I think flashing the computer is removing the negative battery terminal for a few minutes and then re-connecting the same. This clears the computer.
Mike
tom3
06-05-2004, 09:48 PM
Also a common symptom of a failing fuel pump. Hard to get a fuel pressure check on these TBI engines, have to cut fuel line or buy special gauge connector. How old is the pump? If nearing 100K miles on it, could be the problem.
pilfit
06-06-2004, 01:12 AM
I'v checked the injectors they spray fine and it runs ok when in limp home mode thats why I have the MAP seneor unpluged. so it cant be the fuel pump i'v narowed it down to a problem in the fuel control system
thepolishmafia1337
06-06-2004, 01:23 AM
a couple things when you replace a sensor it is still possible that the new one is bad to. you can test them with a dvom but the refreash rate on the dvom is too slow to catch glitches. the best way is an ossilliscope. another thing, dont rule out the coolant temp sender. if it is reading -40 your going to have a fuel problem. also your new o2 sensor could be biased lean. any large exhaust leaks?
pilfit
06-06-2004, 05:38 AM
the temp sensors are the only thing I havent replaced and thats what i'm doing today. no exhaust leaks, new cat back last summer. any one know wich one I should try first the coolant temp sensor or the air temp?
mikedesc
06-06-2004, 08:45 AM
One last thought before I go and chase my injector wiring demons. Are you sure you are in closed loop vs open loop? I had to change out the thermostat and temp sensor before the computer would close the loop. Easy to to verify is with small plug in code checker during engine warm up. Other way is to see if you are is when you are driving.

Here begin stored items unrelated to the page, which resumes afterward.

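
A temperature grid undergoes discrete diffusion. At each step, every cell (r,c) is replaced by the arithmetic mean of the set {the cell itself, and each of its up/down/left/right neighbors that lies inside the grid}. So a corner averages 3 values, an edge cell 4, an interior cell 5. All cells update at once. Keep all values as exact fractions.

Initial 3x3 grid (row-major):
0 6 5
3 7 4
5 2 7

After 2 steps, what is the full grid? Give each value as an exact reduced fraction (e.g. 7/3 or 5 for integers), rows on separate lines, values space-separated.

After step 1:
  3 9/2 5
  15/4 22/5 23/4
  10/3 21/4 13/3
After step 2:
  15/4 169/40 61/12
  869/240 473/100 1169/240
  37/9 1039/240 46/9

Answer: 15/4 169/40 61/12
869/240 473/100 1169/240
37/9 1039/240 46/9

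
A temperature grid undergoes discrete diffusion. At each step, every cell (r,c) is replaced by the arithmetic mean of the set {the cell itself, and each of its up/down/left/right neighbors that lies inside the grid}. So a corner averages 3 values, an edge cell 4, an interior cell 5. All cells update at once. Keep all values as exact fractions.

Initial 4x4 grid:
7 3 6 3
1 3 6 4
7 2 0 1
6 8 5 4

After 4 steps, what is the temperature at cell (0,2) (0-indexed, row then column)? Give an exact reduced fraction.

Answer: 171487/43200

Derivation:
Step 1: cell (0,2) = 9/2
Step 2: cell (0,2) = 1043/240
Step 3: cell (0,2) = 28721/7200
Step 4: cell (0,2) = 171487/43200
Full grid after step 4:
  268513/64800 863827/216000 171487/43200 62009/16200
  13978/3375 728251/180000 167477/45000 156949/43200
  20369/4500 61903/15000 674813/180000 148117/43200
  25519/5400 26827/6000 8321/2160 229031/64800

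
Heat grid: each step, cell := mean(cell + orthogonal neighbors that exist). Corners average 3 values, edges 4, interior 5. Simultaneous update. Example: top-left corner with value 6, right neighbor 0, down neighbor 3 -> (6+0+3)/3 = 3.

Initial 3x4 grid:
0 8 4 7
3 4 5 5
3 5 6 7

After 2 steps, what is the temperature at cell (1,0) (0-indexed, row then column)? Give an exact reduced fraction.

Answer: 89/24

Derivation:
Step 1: cell (1,0) = 5/2
Step 2: cell (1,0) = 89/24
Full grid after step 2:
  61/18 14/3 151/30 52/9
  89/24 104/25 551/100 83/15
  32/9 227/48 421/80 71/12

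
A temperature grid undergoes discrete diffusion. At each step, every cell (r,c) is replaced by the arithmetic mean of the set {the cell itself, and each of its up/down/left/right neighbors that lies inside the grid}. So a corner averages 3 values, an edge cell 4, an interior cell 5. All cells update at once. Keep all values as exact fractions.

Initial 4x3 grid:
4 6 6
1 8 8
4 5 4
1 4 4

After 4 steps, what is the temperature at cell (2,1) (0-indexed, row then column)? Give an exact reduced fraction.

Answer: 133991/30000

Derivation:
Step 1: cell (2,1) = 5
Step 2: cell (2,1) = 221/50
Step 3: cell (2,1) = 9081/2000
Step 4: cell (2,1) = 133991/30000
Full grid after step 4:
  39707/8100 1148717/216000 371881/64800
  244753/54000 913271/180000 1175887/216000
  3079/750 133991/30000 354709/72000
  81407/21600 592363/144000 1331/300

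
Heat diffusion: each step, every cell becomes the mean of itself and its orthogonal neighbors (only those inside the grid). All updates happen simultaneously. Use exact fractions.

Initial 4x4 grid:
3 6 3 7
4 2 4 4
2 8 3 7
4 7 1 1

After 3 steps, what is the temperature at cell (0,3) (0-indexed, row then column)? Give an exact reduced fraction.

Step 1: cell (0,3) = 14/3
Step 2: cell (0,3) = 91/18
Step 3: cell (0,3) = 9667/2160
Full grid after step 3:
  8663/2160 7091/1800 8179/1800 9667/2160
  27629/7200 25817/6000 24613/6000 32701/7200
  31253/7200 24431/6000 8473/2000 9319/2400
  9209/2160 15619/3600 4537/1200 303/80

Answer: 9667/2160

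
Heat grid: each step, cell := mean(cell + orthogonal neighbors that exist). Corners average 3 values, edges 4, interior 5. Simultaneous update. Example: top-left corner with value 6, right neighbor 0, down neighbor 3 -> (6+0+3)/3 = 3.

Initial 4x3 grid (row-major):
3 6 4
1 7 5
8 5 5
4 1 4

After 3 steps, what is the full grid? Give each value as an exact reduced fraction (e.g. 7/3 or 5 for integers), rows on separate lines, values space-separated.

Answer: 9533/2160 427/90 437/90
1325/288 5611/1200 59/12
6373/1440 5513/1200 3239/720
9287/2160 5981/1440 4531/1080

Derivation:
After step 1:
  10/3 5 5
  19/4 24/5 21/4
  9/2 26/5 19/4
  13/3 7/2 10/3
After step 2:
  157/36 68/15 61/12
  1043/240 5 99/20
  1127/240 91/20 139/30
  37/9 491/120 139/36
After step 3:
  9533/2160 427/90 437/90
  1325/288 5611/1200 59/12
  6373/1440 5513/1200 3239/720
  9287/2160 5981/1440 4531/1080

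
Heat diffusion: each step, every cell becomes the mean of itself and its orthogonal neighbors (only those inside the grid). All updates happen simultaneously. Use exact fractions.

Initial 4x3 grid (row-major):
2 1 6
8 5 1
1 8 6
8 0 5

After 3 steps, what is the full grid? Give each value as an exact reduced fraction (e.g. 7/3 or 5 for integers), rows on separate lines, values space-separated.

After step 1:
  11/3 7/2 8/3
  4 23/5 9/2
  25/4 4 5
  3 21/4 11/3
After step 2:
  67/18 433/120 32/9
  1111/240 103/25 503/120
  69/16 251/50 103/24
  29/6 191/48 167/36
After step 3:
  8611/2160 27011/7200 511/135
  30211/7200 25883/6000 14543/3600
  3759/800 6517/1500 2041/450
  35/8 66497/14400 1859/432

Answer: 8611/2160 27011/7200 511/135
30211/7200 25883/6000 14543/3600
3759/800 6517/1500 2041/450
35/8 66497/14400 1859/432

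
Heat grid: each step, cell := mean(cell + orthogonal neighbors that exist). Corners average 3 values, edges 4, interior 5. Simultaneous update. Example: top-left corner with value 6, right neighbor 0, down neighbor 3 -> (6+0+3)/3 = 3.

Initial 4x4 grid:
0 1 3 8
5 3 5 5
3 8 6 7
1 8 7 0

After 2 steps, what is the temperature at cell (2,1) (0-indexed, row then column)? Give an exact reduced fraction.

Step 1: cell (2,1) = 28/5
Step 2: cell (2,1) = 537/100
Full grid after step 2:
  13/6 31/10 59/15 95/18
  67/20 189/50 259/50 1229/240
  83/20 537/100 527/100 1321/240
  19/4 417/80 1351/240 173/36

Answer: 537/100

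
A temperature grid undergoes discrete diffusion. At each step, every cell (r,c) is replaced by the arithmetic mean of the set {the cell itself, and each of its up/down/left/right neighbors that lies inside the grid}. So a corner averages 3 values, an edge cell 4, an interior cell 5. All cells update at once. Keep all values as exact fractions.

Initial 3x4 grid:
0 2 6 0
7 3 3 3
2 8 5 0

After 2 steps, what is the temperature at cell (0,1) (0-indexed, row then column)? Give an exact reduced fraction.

Answer: 131/40

Derivation:
Step 1: cell (0,1) = 11/4
Step 2: cell (0,1) = 131/40
Full grid after step 2:
  35/12 131/40 25/8 29/12
  61/15 377/100 337/100 67/24
  79/18 563/120 91/24 49/18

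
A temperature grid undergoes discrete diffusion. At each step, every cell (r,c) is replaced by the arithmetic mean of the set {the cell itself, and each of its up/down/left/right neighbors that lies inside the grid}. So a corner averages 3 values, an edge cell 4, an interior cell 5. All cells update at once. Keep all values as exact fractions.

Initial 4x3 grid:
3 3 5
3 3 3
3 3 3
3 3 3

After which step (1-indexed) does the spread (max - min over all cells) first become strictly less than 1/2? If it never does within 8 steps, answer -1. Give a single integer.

Answer: 3

Derivation:
Step 1: max=11/3, min=3, spread=2/3
Step 2: max=32/9, min=3, spread=5/9
Step 3: max=365/108, min=3, spread=41/108
  -> spread < 1/2 first at step 3
Step 4: max=43097/12960, min=3, spread=4217/12960
Step 5: max=2541949/777600, min=10879/3600, spread=38417/155520
Step 6: max=151168211/46656000, min=218597/72000, spread=1903471/9331200
Step 7: max=8999069089/2799360000, min=6595759/2160000, spread=18038617/111974400
Step 8: max=537152982851/167961600000, min=596126759/194400000, spread=883978523/6718464000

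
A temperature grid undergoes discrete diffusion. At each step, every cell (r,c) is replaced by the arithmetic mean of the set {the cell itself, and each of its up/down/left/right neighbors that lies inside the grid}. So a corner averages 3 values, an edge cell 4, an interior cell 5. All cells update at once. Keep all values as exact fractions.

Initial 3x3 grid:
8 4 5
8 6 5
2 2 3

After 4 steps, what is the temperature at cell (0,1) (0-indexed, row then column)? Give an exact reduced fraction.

Step 1: cell (0,1) = 23/4
Step 2: cell (0,1) = 265/48
Step 3: cell (0,1) = 15599/2880
Step 4: cell (0,1) = 905353/172800
Full grid after step 4:
  141169/25920 905353/172800 64697/12960
  219707/43200 350011/72000 88517/19200
  40513/8640 765403/172800 27761/6480

Answer: 905353/172800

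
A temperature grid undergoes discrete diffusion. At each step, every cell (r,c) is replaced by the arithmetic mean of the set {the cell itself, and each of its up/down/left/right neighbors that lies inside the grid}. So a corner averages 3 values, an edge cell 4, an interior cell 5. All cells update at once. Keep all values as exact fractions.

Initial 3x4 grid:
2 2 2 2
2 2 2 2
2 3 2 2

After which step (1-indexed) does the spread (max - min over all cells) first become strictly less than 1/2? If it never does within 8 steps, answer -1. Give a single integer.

Answer: 1

Derivation:
Step 1: max=7/3, min=2, spread=1/3
  -> spread < 1/2 first at step 1
Step 2: max=271/120, min=2, spread=31/120
Step 3: max=2371/1080, min=2, spread=211/1080
Step 4: max=232897/108000, min=3647/1800, spread=14077/108000
Step 5: max=2084407/972000, min=219683/108000, spread=5363/48600
Step 6: max=62060809/29160000, min=122869/60000, spread=93859/1166400
Step 7: max=3709474481/1749600000, min=199736467/97200000, spread=4568723/69984000
Step 8: max=221732435629/104976000000, min=6013618889/2916000000, spread=8387449/167961600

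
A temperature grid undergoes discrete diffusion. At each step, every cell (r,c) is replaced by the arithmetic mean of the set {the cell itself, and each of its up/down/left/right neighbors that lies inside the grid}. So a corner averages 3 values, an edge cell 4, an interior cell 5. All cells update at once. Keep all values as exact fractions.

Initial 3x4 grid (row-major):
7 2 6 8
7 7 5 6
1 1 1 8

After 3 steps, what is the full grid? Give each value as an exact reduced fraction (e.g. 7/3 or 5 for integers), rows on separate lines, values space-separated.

After step 1:
  16/3 11/2 21/4 20/3
  11/2 22/5 5 27/4
  3 5/2 15/4 5
After step 2:
  49/9 1229/240 269/48 56/9
  547/120 229/50 503/100 281/48
  11/3 273/80 65/16 31/6
After step 3:
  10889/2160 37349/7200 39559/7200 1273/216
  32849/7200 13621/3000 30157/6000 80183/14400
  931/240 9433/2400 10603/2400 181/36

Answer: 10889/2160 37349/7200 39559/7200 1273/216
32849/7200 13621/3000 30157/6000 80183/14400
931/240 9433/2400 10603/2400 181/36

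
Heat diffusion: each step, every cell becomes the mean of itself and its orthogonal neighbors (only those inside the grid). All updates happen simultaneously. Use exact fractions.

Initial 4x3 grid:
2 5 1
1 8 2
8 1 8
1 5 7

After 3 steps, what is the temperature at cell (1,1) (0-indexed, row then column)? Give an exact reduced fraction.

Step 1: cell (1,1) = 17/5
Step 2: cell (1,1) = 229/50
Step 3: cell (1,1) = 22817/6000
Full grid after step 3:
  3737/1080 13837/3600 7789/2160
  14687/3600 22817/6000 31849/7200
  7021/1800 28607/6000 32809/7200
  241/54 31979/7200 2243/432

Answer: 22817/6000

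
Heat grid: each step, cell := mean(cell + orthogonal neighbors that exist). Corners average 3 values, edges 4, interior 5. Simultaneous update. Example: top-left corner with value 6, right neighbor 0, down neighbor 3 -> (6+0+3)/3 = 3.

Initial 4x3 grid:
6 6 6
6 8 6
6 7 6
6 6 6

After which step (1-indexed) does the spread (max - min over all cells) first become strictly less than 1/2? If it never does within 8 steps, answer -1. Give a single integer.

Answer: 2

Derivation:
Step 1: max=33/5, min=6, spread=3/5
Step 2: max=327/50, min=37/6, spread=28/75
  -> spread < 1/2 first at step 2
Step 3: max=15329/2400, min=29923/4800, spread=49/320
Step 4: max=382609/60000, min=270443/43200, spread=125887/1080000
Step 5: max=54942289/8640000, min=108463003/17280000, spread=56863/691200
Step 6: max=494031599/77760000, min=978403373/155520000, spread=386393/6220800
Step 7: max=197539876009/31104000000, min=391730334643/62208000000, spread=26795339/497664000
Step 8: max=11843772612131/1866240000000, min=23528763306137/3732480000000, spread=254051069/5971968000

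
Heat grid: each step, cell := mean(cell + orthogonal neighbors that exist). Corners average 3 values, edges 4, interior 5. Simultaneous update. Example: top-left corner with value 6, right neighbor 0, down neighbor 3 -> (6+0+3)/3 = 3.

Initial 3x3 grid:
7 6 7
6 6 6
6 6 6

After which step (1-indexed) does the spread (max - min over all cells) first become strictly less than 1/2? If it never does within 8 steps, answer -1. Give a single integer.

Answer: 2

Derivation:
Step 1: max=13/2, min=6, spread=1/2
Step 2: max=229/36, min=6, spread=13/36
  -> spread < 1/2 first at step 2
Step 3: max=9077/1440, min=875/144, spread=109/480
Step 4: max=162149/25920, min=21961/3600, spread=20149/129600
Step 5: max=32333933/5184000, min=3178891/518400, spread=545023/5184000
Step 6: max=1933623751/311040000, min=39811237/6480000, spread=36295/497664
Step 7: max=115859570597/18662400000, min=9575335831/1555200000, spread=305773/5971968
Step 8: max=6941778670159/1119744000000, min=95854575497/15552000000, spread=2575951/71663616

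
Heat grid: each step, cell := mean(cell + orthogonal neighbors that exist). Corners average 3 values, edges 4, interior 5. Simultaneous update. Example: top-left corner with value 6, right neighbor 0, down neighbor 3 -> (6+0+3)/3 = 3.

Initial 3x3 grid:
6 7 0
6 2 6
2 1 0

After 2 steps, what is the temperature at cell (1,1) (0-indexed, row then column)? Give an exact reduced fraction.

Answer: 77/25

Derivation:
Step 1: cell (1,1) = 22/5
Step 2: cell (1,1) = 77/25
Full grid after step 2:
  169/36 1129/240 121/36
  133/30 77/25 49/15
  11/4 659/240 67/36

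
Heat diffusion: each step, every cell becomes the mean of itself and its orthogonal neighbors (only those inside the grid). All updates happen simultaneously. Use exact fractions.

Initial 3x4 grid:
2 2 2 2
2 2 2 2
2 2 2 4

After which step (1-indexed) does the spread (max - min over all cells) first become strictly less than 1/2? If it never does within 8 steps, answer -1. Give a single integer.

Step 1: max=8/3, min=2, spread=2/3
Step 2: max=23/9, min=2, spread=5/9
Step 3: max=257/108, min=2, spread=41/108
  -> spread < 1/2 first at step 3
Step 4: max=30137/12960, min=2, spread=4217/12960
Step 5: max=1764349/777600, min=7279/3600, spread=38417/155520
Step 6: max=104512211/46656000, min=146597/72000, spread=1903471/9331200
Step 7: max=6199709089/2799360000, min=4435759/2160000, spread=18038617/111974400
Step 8: max=369191382851/167961600000, min=401726759/194400000, spread=883978523/6718464000

Answer: 3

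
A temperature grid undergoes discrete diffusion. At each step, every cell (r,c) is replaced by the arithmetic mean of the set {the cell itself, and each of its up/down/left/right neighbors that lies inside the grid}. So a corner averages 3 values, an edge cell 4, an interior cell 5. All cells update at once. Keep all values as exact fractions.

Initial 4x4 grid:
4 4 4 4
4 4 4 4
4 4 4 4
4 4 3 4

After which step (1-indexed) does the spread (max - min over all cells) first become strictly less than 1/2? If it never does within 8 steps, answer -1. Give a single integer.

Answer: 1

Derivation:
Step 1: max=4, min=11/3, spread=1/3
  -> spread < 1/2 first at step 1
Step 2: max=4, min=449/120, spread=31/120
Step 3: max=4, min=4109/1080, spread=211/1080
Step 4: max=4, min=415157/108000, spread=16843/108000
Step 5: max=35921/9000, min=3749357/972000, spread=130111/972000
Step 6: max=2152841/540000, min=112997633/29160000, spread=3255781/29160000
Step 7: max=2148893/540000, min=3398846309/874800000, spread=82360351/874800000
Step 8: max=386293559/97200000, min=102224683109/26244000000, spread=2074577821/26244000000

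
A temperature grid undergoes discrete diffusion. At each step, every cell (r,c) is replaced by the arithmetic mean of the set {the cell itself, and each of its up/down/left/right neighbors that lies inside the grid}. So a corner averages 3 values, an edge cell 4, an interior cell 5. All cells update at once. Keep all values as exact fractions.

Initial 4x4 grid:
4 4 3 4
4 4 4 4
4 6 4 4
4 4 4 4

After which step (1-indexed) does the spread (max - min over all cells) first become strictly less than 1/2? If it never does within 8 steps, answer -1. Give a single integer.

Step 1: max=9/2, min=11/3, spread=5/6
Step 2: max=111/25, min=449/120, spread=419/600
Step 3: max=5167/1200, min=4109/1080, spread=5413/10800
Step 4: max=23171/5400, min=125963/32400, spread=13063/32400
  -> spread < 1/2 first at step 4
Step 5: max=688247/162000, min=3800009/972000, spread=329473/972000
Step 6: max=2573737/607500, min=115184093/29160000, spread=8355283/29160000
Step 7: max=613915457/145800000, min=3472861949/874800000, spread=210630793/874800000
Step 8: max=9174836263/2187000000, min=104783024153/26244000000, spread=5315011003/26244000000

Answer: 4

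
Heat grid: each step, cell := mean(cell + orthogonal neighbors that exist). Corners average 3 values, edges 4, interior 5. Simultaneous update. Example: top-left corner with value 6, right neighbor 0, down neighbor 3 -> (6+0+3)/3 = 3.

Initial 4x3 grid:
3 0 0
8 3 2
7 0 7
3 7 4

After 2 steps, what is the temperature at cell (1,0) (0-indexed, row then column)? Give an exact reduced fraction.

Step 1: cell (1,0) = 21/4
Step 2: cell (1,0) = 961/240
Full grid after step 2:
  125/36 253/120 31/18
  961/240 343/100 571/240
  1213/240 373/100 341/80
  41/9 599/120 17/4

Answer: 961/240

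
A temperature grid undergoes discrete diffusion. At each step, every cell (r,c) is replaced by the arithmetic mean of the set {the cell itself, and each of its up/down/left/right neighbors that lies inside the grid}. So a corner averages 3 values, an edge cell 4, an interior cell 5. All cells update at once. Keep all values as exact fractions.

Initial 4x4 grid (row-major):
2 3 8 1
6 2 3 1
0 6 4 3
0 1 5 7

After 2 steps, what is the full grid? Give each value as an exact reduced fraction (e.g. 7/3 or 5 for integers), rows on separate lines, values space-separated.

Answer: 119/36 91/24 433/120 109/36
79/24 329/100 351/100 761/240
253/120 84/25 92/25 299/80
19/9 611/240 329/80 13/3

Derivation:
After step 1:
  11/3 15/4 15/4 10/3
  5/2 4 18/5 2
  3 13/5 21/5 15/4
  1/3 3 17/4 5
After step 2:
  119/36 91/24 433/120 109/36
  79/24 329/100 351/100 761/240
  253/120 84/25 92/25 299/80
  19/9 611/240 329/80 13/3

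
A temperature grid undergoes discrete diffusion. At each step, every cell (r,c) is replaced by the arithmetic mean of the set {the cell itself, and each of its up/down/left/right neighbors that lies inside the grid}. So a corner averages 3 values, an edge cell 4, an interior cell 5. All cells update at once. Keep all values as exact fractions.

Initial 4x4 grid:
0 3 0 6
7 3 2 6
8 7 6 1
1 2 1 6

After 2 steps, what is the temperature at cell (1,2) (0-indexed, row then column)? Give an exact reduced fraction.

Answer: 177/50

Derivation:
Step 1: cell (1,2) = 17/5
Step 2: cell (1,2) = 177/50
Full grid after step 2:
  28/9 719/240 233/80 7/2
  1079/240 19/5 177/50 159/40
  1147/240 43/10 41/10 437/120
  73/18 461/120 377/120 67/18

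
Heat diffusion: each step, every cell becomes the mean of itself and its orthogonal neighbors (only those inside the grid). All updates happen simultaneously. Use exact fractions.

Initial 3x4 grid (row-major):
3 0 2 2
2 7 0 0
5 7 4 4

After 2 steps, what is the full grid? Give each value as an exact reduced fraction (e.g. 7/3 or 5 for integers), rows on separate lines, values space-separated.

Answer: 107/36 133/60 119/60 23/18
827/240 94/25 241/100 81/40
44/9 521/120 443/120 95/36

Derivation:
After step 1:
  5/3 3 1 4/3
  17/4 16/5 13/5 3/2
  14/3 23/4 15/4 8/3
After step 2:
  107/36 133/60 119/60 23/18
  827/240 94/25 241/100 81/40
  44/9 521/120 443/120 95/36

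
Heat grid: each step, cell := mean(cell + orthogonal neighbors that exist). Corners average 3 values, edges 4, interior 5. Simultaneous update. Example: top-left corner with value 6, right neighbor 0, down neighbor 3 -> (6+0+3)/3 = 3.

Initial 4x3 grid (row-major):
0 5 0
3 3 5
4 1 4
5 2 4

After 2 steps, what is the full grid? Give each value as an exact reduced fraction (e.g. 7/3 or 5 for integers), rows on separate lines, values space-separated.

After step 1:
  8/3 2 10/3
  5/2 17/5 3
  13/4 14/5 7/2
  11/3 3 10/3
After step 2:
  43/18 57/20 25/9
  709/240 137/50 397/120
  733/240 319/100 379/120
  119/36 16/5 59/18

Answer: 43/18 57/20 25/9
709/240 137/50 397/120
733/240 319/100 379/120
119/36 16/5 59/18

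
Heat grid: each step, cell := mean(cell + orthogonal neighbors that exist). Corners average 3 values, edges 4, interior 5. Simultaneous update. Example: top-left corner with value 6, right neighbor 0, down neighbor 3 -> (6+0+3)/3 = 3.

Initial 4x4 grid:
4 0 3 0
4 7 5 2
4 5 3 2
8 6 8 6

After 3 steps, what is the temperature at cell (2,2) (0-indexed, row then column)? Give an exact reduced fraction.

Answer: 6767/1500

Derivation:
Step 1: cell (2,2) = 23/5
Step 2: cell (2,2) = 113/25
Step 3: cell (2,2) = 6767/1500
Full grid after step 3:
  3941/1080 12431/3600 10139/3600 68/27
  1957/450 12101/3000 5341/1500 10829/3600
  1547/300 5019/1000 6767/1500 14353/3600
  137/24 6793/1200 18703/3600 641/135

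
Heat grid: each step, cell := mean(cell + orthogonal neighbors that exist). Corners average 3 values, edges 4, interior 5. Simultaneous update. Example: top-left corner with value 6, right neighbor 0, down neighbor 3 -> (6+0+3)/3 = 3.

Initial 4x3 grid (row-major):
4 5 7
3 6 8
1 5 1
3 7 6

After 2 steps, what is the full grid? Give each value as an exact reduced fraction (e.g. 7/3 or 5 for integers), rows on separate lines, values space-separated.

After step 1:
  4 11/2 20/3
  7/2 27/5 11/2
  3 4 5
  11/3 21/4 14/3
After step 2:
  13/3 647/120 53/9
  159/40 239/50 677/120
  85/24 453/100 115/24
  143/36 211/48 179/36

Answer: 13/3 647/120 53/9
159/40 239/50 677/120
85/24 453/100 115/24
143/36 211/48 179/36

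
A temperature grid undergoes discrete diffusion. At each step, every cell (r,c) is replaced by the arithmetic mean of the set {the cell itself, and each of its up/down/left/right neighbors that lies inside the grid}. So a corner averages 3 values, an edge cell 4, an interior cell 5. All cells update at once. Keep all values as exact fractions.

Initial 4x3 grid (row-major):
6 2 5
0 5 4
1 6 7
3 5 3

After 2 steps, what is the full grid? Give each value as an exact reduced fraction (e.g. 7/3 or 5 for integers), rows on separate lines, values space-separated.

Answer: 61/18 427/120 161/36
347/120 419/100 1039/240
133/40 399/100 401/80
13/4 341/80 19/4

Derivation:
After step 1:
  8/3 9/2 11/3
  3 17/5 21/4
  5/2 24/5 5
  3 17/4 5
After step 2:
  61/18 427/120 161/36
  347/120 419/100 1039/240
  133/40 399/100 401/80
  13/4 341/80 19/4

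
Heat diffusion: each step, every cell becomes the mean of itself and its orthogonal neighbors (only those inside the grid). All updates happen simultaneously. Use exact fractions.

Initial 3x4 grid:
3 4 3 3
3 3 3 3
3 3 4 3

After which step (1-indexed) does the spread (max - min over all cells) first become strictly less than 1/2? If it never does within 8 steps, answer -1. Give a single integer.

Step 1: max=10/3, min=3, spread=1/3
  -> spread < 1/2 first at step 1
Step 2: max=391/120, min=37/12, spread=7/40
Step 3: max=11527/3600, min=1127/360, spread=257/3600
Step 4: max=172217/54000, min=3781/1200, spread=259/6750
Step 5: max=5152739/1620000, min=32024/10125, spread=3211/180000
Step 6: max=38604197/12150000, min=30795881/9720000, spread=437383/48600000
Step 7: max=9259839067/2916000000, min=616477043/194400000, spread=6341711/1458000000
Step 8: max=277723425439/87480000000, min=111013905211/34992000000, spread=125774941/58320000000

Answer: 1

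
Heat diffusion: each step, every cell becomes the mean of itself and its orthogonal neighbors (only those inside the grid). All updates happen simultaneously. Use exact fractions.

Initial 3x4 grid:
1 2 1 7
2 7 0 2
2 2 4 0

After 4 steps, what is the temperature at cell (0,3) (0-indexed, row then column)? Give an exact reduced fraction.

Answer: 330853/129600

Derivation:
Step 1: cell (0,3) = 10/3
Step 2: cell (0,3) = 97/36
Step 3: cell (0,3) = 2929/1080
Step 4: cell (0,3) = 330853/129600
Full grid after step 4:
  166969/64800 546193/216000 572213/216000 330853/129600
  546463/216000 59423/22500 892693/360000 2179607/864000
  19091/7200 181481/72000 60107/24000 101251/43200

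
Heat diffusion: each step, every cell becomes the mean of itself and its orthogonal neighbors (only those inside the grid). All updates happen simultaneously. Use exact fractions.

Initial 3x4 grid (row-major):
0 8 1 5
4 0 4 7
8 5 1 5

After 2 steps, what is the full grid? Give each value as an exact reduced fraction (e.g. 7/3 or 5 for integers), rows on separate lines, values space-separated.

After step 1:
  4 9/4 9/2 13/3
  3 21/5 13/5 21/4
  17/3 7/2 15/4 13/3
After step 2:
  37/12 299/80 821/240 169/36
  253/60 311/100 203/50 991/240
  73/18 1027/240 851/240 40/9

Answer: 37/12 299/80 821/240 169/36
253/60 311/100 203/50 991/240
73/18 1027/240 851/240 40/9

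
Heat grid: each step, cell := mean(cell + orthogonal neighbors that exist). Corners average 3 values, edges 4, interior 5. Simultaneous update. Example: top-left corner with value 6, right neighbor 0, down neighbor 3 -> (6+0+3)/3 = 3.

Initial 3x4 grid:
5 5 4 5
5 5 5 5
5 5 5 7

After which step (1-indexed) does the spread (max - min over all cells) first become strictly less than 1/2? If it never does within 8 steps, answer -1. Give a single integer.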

Does the car seem to surge slightly as you are moving? If so, it is open looped.
mikedesc
06-06-2004, 08:50 AM
I changed the coolant temp sensor. The engine temp indicator was running on the low side.
thepolishmafia1337
06-12-2004, 02:23 AM
what is the low side??? if im not mistaken blazers have a temp gauge goes like 100-160-210-250 instead of L and H. you already know that you are running in closed loop because you said if you unplug the map then it runs ok. when you do that it runs in open loop mode(substitutes known good values for fuel and timing curve) just curious how does it run at cruise, wide open throttle, and decel??
pilfit
06-13-2004, 01:16 AM
with the map unpluged is the only way it can be driven At cruise and decel it surges, at open trottle its just fine but less power then it should have
thepolishmafia1337
06-13-2004, 02:38 AM
just on a whim i think you should check the egr for fuctionality. blazers are real bad about getting carbon built up and making the egr stick open. an open egr can cause similar problems.
swgeno
11-15-2006, 01:59 PM
I am having similiar problems with a 87 s-10 with a 2.8. It "hiccups" when accelerating or climbing one of the many hills in seattle to get home. I have replaced the o2, a tps with holes in the voltage. It gave me a lean exhaust code. Every once in a while it will pop back through the TBI. a full tank of fuel only goes about 175 miles. Im going to put a new fuel filter, cap and rotor this weekend. Anything else come to mind that I should look at??
Thanx
Thanx
maxwedge
11-15-2006, 02:55 PM
Way too old a thread here start a new one!